José Sarney conheceu o seu instante pânico antes mesmo da posse, em 15 de março de 1985. Registrou-o em suas memórias. José Fragelli, então presidente do Senado, discou para sua casa de madrugada. "Não crie mais caso, você assume às 10h." Sarney manteve a equipe de Tancredo, foi manietado pelo PMDB de Ulysses Guimarães e firmou-se como um governante fraco.
João Figueiredo encontrou-se com a história no episódio do Riocentro. Em vez de apurar os fatos e punir os responsáveis, tentou tapar o sol. Saiu do Planalto com a peneira na mão. Pela porta dos fundos. Antes, pediu aos brasileiros, numa entrevista, que o esquecessem. Foi atendido.
Ernesto Geisel teve melhor sorte. O ministro Sylvio Frota (Exército) rebelou-se contra sua autoridade. Demitiu-o sem hesitações. O gesto rendeu-lhe a fama de patrono da abertura política.
Fernando Henrique Cardoso também deparou-se com um momento pânico. Permitiu e até estimulou os movimentos fartos do amigo e ministro Sérgio Mota, o Serjão. As expansões resultaram na menção ao nome do ministro, associado a uma tal "cota federal", nas fitas que documentam a compra de votos para a aprovação da emenda da reeleição. Podendo afastar Serjão, ainda que temporariamente, FHC preferiu mantê-lo no posto e sufocar uma CPI. Seu governo jamais foi o mesmo.
Lula faceou seu primeiro momento pânico quando Roberto Jefferson arrancou o mensalão do armário. O moriubixaba do PT esbarrou no óbvio e seguiu em frente. Veio o petrolão. Lula deu bom dia ao óbvio e elegeu Dilma. O PT consolidou-se como máquina coletora de dinheiro. Veio a Lava Jato. Deu em delações, xilindró, impeachment, Michel Temer, deslegitimação da política e Jair Bolsonaro.

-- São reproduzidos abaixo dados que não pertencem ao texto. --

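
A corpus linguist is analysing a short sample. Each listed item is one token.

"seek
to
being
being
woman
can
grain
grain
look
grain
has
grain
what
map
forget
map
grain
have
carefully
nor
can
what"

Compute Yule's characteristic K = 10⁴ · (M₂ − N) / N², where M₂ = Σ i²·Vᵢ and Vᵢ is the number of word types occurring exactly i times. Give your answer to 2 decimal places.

Frequencies: grain:5, being:2, can:2, what:2, map:2, seek:1, to:1, woman:1, look:1, has:1, forget:1, have:1, carefully:1, nor:1
N = 22. Frequency spectrum: V_1=9, V_2=4, V_5=1
M₂ = 1²·9 + 2²·4 + 5²·1 = 50
K = 10000 × (50 − 22) / 22² = 578.51

578.51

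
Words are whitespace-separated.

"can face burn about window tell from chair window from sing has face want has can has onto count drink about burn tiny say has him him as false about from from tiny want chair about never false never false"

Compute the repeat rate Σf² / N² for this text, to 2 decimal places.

Frequencies: about:4, from:4, has:4, false:3, can:2, face:2, burn:2, window:2, chair:2, want:2, tiny:2, him:2, never:2, tell:1, sing:1, onto:1, count:1, drink:1, say:1, as:1
Σf² = 100; N² = 1600
Repeat rate = 100 / 1600 = 0.06

0.06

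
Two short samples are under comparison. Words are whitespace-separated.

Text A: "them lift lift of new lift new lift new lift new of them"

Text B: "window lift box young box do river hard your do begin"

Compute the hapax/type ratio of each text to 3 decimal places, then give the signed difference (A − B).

-0.778

A: hapax=0, V=4, ratio=0.000
B: hapax=7, V=9, ratio=0.778
Difference = 0.000 − 0.778 = -0.778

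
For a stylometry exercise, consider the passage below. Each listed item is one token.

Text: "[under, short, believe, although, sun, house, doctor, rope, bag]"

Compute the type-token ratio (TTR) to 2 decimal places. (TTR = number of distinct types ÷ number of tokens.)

1.00

N = 9 tokens, V = 9 types.
TTR = V / N = 9 / 9 = 1.00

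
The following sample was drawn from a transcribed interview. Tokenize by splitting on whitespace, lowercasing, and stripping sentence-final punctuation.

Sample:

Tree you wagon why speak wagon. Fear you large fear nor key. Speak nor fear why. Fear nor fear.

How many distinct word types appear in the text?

9

Distinct types: {fear, key, large, nor, speak, tree, wagon, why, you}
V = 9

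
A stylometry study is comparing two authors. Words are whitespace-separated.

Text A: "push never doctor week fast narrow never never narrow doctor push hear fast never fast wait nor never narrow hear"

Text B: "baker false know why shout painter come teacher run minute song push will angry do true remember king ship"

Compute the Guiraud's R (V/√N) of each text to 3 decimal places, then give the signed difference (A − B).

A: V=9, N=20, R=2.012
B: V=19, N=19, R=4.359
Difference = 2.012 − 4.359 = -2.347

-2.347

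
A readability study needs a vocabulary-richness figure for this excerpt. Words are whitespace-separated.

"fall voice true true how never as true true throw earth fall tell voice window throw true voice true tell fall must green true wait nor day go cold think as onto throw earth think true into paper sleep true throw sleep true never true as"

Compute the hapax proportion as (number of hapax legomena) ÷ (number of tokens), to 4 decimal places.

0.2609

Frequencies: true:11, throw:4, fall:3, voice:3, as:3, never:2, earth:2, tell:2, think:2, sleep:2, how:1, window:1, must:1, green:1, wait:1, nor:1, day:1, go:1, cold:1, onto:1, … (2 more, each freq 1)
Hapax count = 12; token count = 46.
Ratio = 12 / 46 = 0.2609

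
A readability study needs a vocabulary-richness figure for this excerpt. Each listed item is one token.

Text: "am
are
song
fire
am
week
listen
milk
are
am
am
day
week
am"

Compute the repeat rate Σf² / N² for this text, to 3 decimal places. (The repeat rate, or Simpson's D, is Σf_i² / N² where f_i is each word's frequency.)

Frequencies: am:5, are:2, week:2, song:1, fire:1, listen:1, milk:1, day:1
Σf² = 38; N² = 196
Repeat rate = 38 / 196 = 0.194

0.194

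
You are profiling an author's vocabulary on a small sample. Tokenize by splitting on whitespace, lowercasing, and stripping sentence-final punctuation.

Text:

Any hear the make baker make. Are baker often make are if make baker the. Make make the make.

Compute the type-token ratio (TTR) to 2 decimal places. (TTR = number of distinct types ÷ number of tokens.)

N = 19 tokens, V = 8 types.
TTR = V / N = 8 / 19 = 0.42

0.42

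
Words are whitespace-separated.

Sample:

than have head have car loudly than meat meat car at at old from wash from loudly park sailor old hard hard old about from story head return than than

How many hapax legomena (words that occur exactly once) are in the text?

Frequencies: than:4, old:3, from:3, have:2, head:2, car:2, loudly:2, meat:2, at:2, hard:2, wash:1, park:1, sailor:1, about:1, story:1, return:1
Hapax (freq=1): about, park, return, sailor, story, wash

6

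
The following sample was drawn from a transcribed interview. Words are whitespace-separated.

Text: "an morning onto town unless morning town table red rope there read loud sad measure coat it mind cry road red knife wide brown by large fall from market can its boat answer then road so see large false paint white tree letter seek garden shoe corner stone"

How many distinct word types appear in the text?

43

Distinct types: {an, answer, boat, brown, by, can, coat, corner, cry, fall, false, from, garden, it, its, knife, large, letter, loud, market, measure, mind, morning, onto, paint, read, red, road, rope, sad, see, seek, shoe, so, stone, table, then, there, town, tree, unless, white, wide}
V = 43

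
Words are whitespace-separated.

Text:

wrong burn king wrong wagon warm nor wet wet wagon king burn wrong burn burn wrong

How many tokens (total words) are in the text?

Tokens: wrong, burn, king, wrong, wagon, warm, nor, wet, wet, wagon, king, burn, wrong, burn, burn, wrong
N = 16

16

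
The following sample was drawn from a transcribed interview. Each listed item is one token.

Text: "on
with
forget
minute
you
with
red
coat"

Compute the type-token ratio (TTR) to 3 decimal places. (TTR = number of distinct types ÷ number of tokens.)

N = 8 tokens, V = 7 types.
TTR = V / N = 7 / 8 = 0.875

0.875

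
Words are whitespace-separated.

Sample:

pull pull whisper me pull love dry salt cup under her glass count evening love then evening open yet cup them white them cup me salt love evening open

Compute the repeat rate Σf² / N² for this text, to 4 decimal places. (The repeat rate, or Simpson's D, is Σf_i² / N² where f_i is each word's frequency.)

Frequencies: pull:3, love:3, cup:3, evening:3, me:2, salt:2, open:2, them:2, whisper:1, dry:1, under:1, her:1, glass:1, count:1, then:1, yet:1, white:1
Σf² = 61; N² = 841
Repeat rate = 61 / 841 = 0.0725

0.0725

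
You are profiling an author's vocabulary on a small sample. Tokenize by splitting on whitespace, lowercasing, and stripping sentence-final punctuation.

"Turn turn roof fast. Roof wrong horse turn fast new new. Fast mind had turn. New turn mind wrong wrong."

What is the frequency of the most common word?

Frequencies: turn:5, fast:3, wrong:3, new:3, roof:2, mind:2, horse:1, had:1
Most common: 'turn' with frequency 5.

5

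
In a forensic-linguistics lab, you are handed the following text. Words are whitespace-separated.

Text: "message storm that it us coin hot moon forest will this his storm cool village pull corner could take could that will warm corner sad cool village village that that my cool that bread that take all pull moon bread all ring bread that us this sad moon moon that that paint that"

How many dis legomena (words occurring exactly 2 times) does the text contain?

Frequencies: that:10, moon:4, cool:3, village:3, bread:3, storm:2, us:2, will:2, this:2, pull:2, corner:2, could:2, take:2, sad:2, all:2, message:1, it:1, coin:1, hot:1, forest:1, … (5 more, each freq 1)
Words with frequency 2: all, corner, could, pull, sad, storm, take, this, us, will

10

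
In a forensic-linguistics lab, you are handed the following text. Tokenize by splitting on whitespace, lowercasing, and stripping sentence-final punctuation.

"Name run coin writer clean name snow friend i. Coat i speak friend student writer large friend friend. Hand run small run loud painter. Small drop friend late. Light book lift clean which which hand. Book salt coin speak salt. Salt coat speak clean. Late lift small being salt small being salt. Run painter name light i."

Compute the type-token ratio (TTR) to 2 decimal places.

N = 57 tokens, V = 24 types.
TTR = V / N = 24 / 57 = 0.42

0.42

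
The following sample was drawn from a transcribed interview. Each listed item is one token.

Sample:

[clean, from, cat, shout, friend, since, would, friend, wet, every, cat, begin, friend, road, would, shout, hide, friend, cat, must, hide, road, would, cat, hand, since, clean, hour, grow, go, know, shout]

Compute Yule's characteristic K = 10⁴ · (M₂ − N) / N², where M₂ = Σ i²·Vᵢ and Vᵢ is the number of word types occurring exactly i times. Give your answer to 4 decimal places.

429.6875

Frequencies: cat:4, friend:4, shout:3, would:3, clean:2, since:2, road:2, hide:2, from:1, wet:1, every:1, begin:1, must:1, hand:1, hour:1, grow:1, go:1, know:1
N = 32. Frequency spectrum: V_1=10, V_2=4, V_3=2, V_4=2
M₂ = 1²·10 + 2²·4 + 3²·2 + 4²·2 = 76
K = 10000 × (76 − 32) / 32² = 429.6875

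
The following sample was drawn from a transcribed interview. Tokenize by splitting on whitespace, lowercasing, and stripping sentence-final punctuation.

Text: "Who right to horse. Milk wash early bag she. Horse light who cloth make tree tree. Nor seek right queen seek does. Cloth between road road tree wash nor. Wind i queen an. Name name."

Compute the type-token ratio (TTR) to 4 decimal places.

N = 35 tokens, V = 23 types.
TTR = V / N = 23 / 35 = 0.6571

0.6571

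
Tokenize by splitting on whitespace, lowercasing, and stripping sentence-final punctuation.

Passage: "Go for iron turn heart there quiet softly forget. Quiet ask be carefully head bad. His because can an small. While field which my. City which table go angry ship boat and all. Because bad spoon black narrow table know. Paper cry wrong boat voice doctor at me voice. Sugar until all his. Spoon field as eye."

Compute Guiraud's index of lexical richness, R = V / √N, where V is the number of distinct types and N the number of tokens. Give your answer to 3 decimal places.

N = 57, V = 45.
√N = 7.549834
R = 45 / 7.549834 = 5.960

5.960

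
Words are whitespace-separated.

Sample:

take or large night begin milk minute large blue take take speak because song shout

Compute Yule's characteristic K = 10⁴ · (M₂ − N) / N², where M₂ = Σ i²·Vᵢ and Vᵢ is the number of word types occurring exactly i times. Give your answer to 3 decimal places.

Frequencies: take:3, large:2, or:1, night:1, begin:1, milk:1, minute:1, blue:1, speak:1, because:1, song:1, shout:1
N = 15. Frequency spectrum: V_1=10, V_2=1, V_3=1
M₂ = 1²·10 + 2²·1 + 3²·1 = 23
K = 10000 × (23 − 15) / 15² = 355.556

355.556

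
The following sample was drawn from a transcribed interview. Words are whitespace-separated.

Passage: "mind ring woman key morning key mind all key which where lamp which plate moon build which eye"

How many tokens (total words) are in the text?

18

Tokens: mind, ring, woman, key, morning, key, mind, all, key, which, where, lamp, which, plate, moon, build, which, eye
N = 18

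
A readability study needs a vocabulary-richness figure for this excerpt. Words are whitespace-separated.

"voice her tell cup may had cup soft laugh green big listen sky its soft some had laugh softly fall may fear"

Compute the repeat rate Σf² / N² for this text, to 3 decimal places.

0.066

Frequencies: cup:2, may:2, had:2, soft:2, laugh:2, voice:1, her:1, tell:1, green:1, big:1, listen:1, sky:1, its:1, some:1, softly:1, fall:1, fear:1
Σf² = 32; N² = 484
Repeat rate = 32 / 484 = 0.066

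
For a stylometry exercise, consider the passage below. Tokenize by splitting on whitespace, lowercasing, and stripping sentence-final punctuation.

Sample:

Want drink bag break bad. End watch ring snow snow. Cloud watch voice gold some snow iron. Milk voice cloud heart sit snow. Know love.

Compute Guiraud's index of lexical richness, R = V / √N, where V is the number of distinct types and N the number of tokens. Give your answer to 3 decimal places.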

"Dói no coração da gente, porque o que nós temos de mais firme é o combate à corrupção", afirmou aquele Bolsonaro de dezembro. Agora, o capitão percorre a conjuntura como inimigo cada vez menos oculto da cruzada anticorrupção que ajudou a elegê-lo presidente. Velho amigo do PM aposentado Queiroz, o presidente e seu primogênito vivem a síndrome do que está por vir. O pânico dá a Bolsonaro a aparência de um típico político brasileiro. Grosso modo falando.